Dalam perkembangan selanjutnya, dalam Bataviaasch Handelsblad edisi 7 September 1893, di antara Stasiun Bandung dan Halte Gedebage ditetapkan peresmian Stopplaats Kiaracondong. Kemudian pada tahun 1899 ada penetapan beberapa stopplaats. Dalam De Preanger-bode (15 Februari 1899), kepala eksploitasi lajur barat (Westerlijnen. De Chef der Exploitatie) S. Schaafsma menyatakan bahwa sejak 20 Februari 1899 akan ada Stopplaats Gedebangkong di antara Halte Padalarang dan Cimahi, Stopplaats Andir di antara Halte Cimahi dan Stasiun Bandung, Stopplaats Cikudapateuh di antara Bandung dan Gedebage, Stopplaats Rancakendal dan Haurpugur di antara Rancaekek dan Cicalengka.

Selanjutnya, masih pada tahun 1899, S. Schaafsma menetapkan Stopplaats Ciendog (atau sekarang lebih dikenal sebagai Stasiun Cimekar) sebagai perhentian sementara antara Halte Gedebage dan Rancaekek mulai Mei 1899 (De Preanger-bode, 26 April dan 1 Mei 1899). Dengan demikian, antara 1893 hingga 1899 bertambah lagi paling tidak tujuh stopplaats atau stasiun kecil untuk pemberhentian sementara kereta api pada lajur yang ada di Bandung Raya.
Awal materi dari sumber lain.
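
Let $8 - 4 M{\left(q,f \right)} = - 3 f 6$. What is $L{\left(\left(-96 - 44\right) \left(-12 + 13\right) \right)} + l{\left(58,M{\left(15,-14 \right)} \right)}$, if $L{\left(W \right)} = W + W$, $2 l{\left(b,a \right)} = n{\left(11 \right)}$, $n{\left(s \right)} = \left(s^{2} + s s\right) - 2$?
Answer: $-160$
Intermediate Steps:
$M{\left(q,f \right)} = 2 + \frac{9 f}{2}$ ($M{\left(q,f \right)} = 2 - \frac{- 3 f 6}{4} = 2 - \frac{\left(-18\right) f}{4} = 2 + \frac{9 f}{2}$)
$n{\left(s \right)} = -2 + 2 s^{2}$ ($n{\left(s \right)} = \left(s^{2} + s^{2}\right) - 2 = 2 s^{2} - 2 = -2 + 2 s^{2}$)
$l{\left(b,a \right)} = 120$ ($l{\left(b,a \right)} = \frac{-2 + 2 \cdot 11^{2}}{2} = \frac{-2 + 2 \cdot 121}{2} = \frac{-2 + 242}{2} = \frac{1}{2} \cdot 240 = 120$)
$L{\left(W \right)} = 2 W$
$L{\left(\left(-96 - 44\right) \left(-12 + 13\right) \right)} + l{\left(58,M{\left(15,-14 \right)} \right)} = 2 \left(-96 - 44\right) \left(-12 + 13\right) + 120 = 2 \left(\left(-140\right) 1\right) + 120 = 2 \left(-140\right) + 120 = -280 + 120 = -160$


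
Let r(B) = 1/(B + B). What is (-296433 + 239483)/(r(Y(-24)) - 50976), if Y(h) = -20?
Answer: 2278000/2039041 ≈ 1.1172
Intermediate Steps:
r(B) = 1/(2*B)
(-296433 + 239483)/(r(Y(-24)) - 50976) = (-296433 + 239483)/((1/2)/(-20) - 50976) = -56950/((1/2)*(-1/20) - 50976) = -56950/(-1/40 - 50976) = -56950/(-2039041/40) = -56950*(-40/2039041) = 2278000/2039041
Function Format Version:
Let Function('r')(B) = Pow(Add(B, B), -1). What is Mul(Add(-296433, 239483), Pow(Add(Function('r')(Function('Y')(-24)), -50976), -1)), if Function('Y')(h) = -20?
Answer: Rational(2278000, 2039041) ≈ 1.1172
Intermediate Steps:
Function('r')(B) = Mul(Rational(1, 2), Pow(B, -1)) (Function('r')(B) = Pow(Mul(2, B), -1) = Mul(Rational(1, 2), Pow(B, -1)))
Mul(Add(-296433, 239483), Pow(Add(Function('r')(Function('Y')(-24)), -50976), -1)) = Mul(Add(-296433, 239483), Pow(Add(Mul(Rational(1, 2), Pow(-20, -1)), -50976), -1)) = Mul(-56950, Pow(Add(Mul(Rational(1, 2), Rational(-1, 20)), -50976), -1)) = Mul(-56950, Pow(Add(Rational(-1, 40), -50976), -1)) = Mul(-56950, Pow(Rational(-2039041, 40), -1)) = Mul(-56950, Rational(-40, 2039041)) = Rational(2278000, 2039041)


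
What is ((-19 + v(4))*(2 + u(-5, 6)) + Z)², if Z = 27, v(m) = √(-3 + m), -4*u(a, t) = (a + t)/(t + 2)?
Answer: 18225/256 ≈ 71.191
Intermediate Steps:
u(a, t) = -(a + t)/(4*(2 + t)) (u(a, t) = -(a + t)/(4*(t + 2)) = -(a + t)/(4*(2 + t)))
((-19 + v(4))*(2 + u(-5, 6)) + Z)² = ((-19 + √(-3 + 4))*(2 + (-1*(-5) - 1*6)/(4*(2 + 6))) + 27)² = ((-19 + √1)*(2 + (¼)*(5 - 6)/8) + 27)² = ((-19 + 1)*(2 + (¼)*(⅛)*(-1)) + 27)² = (-18*(2 - 1/32) + 27)² = (-18*63/32 + 27)² = (-567/16 + 27)² = (-135/16)² = 18225/256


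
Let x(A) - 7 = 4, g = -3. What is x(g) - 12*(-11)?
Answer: 143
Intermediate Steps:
x(A) = 11 (x(A) = 7 + 4 = 11)
x(g) - 12*(-11) = 11 - 12*(-11) = 11 + 132 = 143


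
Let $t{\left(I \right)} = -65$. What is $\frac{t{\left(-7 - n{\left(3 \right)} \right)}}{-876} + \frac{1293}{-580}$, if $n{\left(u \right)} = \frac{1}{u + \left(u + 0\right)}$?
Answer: $- \frac{136871}{63510} \approx -2.1551$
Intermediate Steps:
$n{\left(u \right)} = \frac{1}{2 u}$ ($n{\left(u \right)} = \frac{1}{u + u} = \frac{1}{2 u}$)
$\frac{t{\left(-7 - n{\left(3 \right)} \right)}}{-876} + \frac{1293}{-580} = - \frac{65}{-876} + \frac{1293}{-580} = \left(-65\right) \left(- \frac{1}{876}\right) + 1293 \left(- \frac{1}{580}\right) = \frac{65}{876} - \frac{1293}{580} = - \frac{136871}{63510}$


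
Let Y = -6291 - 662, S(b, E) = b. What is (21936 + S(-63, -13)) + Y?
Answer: 14920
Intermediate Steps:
Y = -6953
(21936 + S(-63, -13)) + Y = (21936 - 63) - 6953 = 21873 - 6953 = 14920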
Yang menarik, hingga tahun 1900, di Bandung Raya ada tiga layanan kereta api lokal yang melayani petak jalan Padalarang-Cimahi, Bandung-Cimahi, dan Bandung-Cicalengka. Untuk Padalarang-Cimahi melalui Padalarang-Gadobangkong-Cimahi, untuk Bandung-Cimahi hanya melalui dua stasiun tersebut bolak-balik, sedangkan untuk Bandung-Cicalengka melalui Bandung-Cikudapateuh-Kiaracondong-Gedebage-Ciendog-Rancaekek-Haurpugur-Cicalengka (De Preanger-bode, 2 Agustus 1900). Untuk luar kota, menurut buku Van Dorp's officieele reisgids voor spoor- en tramwegen op Java (1898), ada layanan Bogor-Bandung yang melalui Bandung-Cimahi-Cipadalarang, layanan Bandung-Maos yang melalui Bandung-Kiaracondong-Gedebage-Rancaekek-Cicalengka-Nagreg, dan layanan Batavia-Bandung melalui Cipadalarang-Cimahi-Bandung.

Sejarah, perkembangan, pelbagai potensi yang ada di sekitar stasiun-stasiun Bandung Raya itulah yang selanjutnya akan saya cicil. Masing-masing stasiun itu akan saya lihat kaitannya dengan motif-motif yang melandasi pembuatan lajur Cianjur-Bandung, Bandung-Cicalengka, dan Cicalengka-Warung Bandrek. Pasti tidak jauh-jauh dari hubungannya dengan perkebunan, pertumbuhan daerah atau kota, perkembangan wisata, dan pertahanan militer. Semoga saja dapat terlaksana.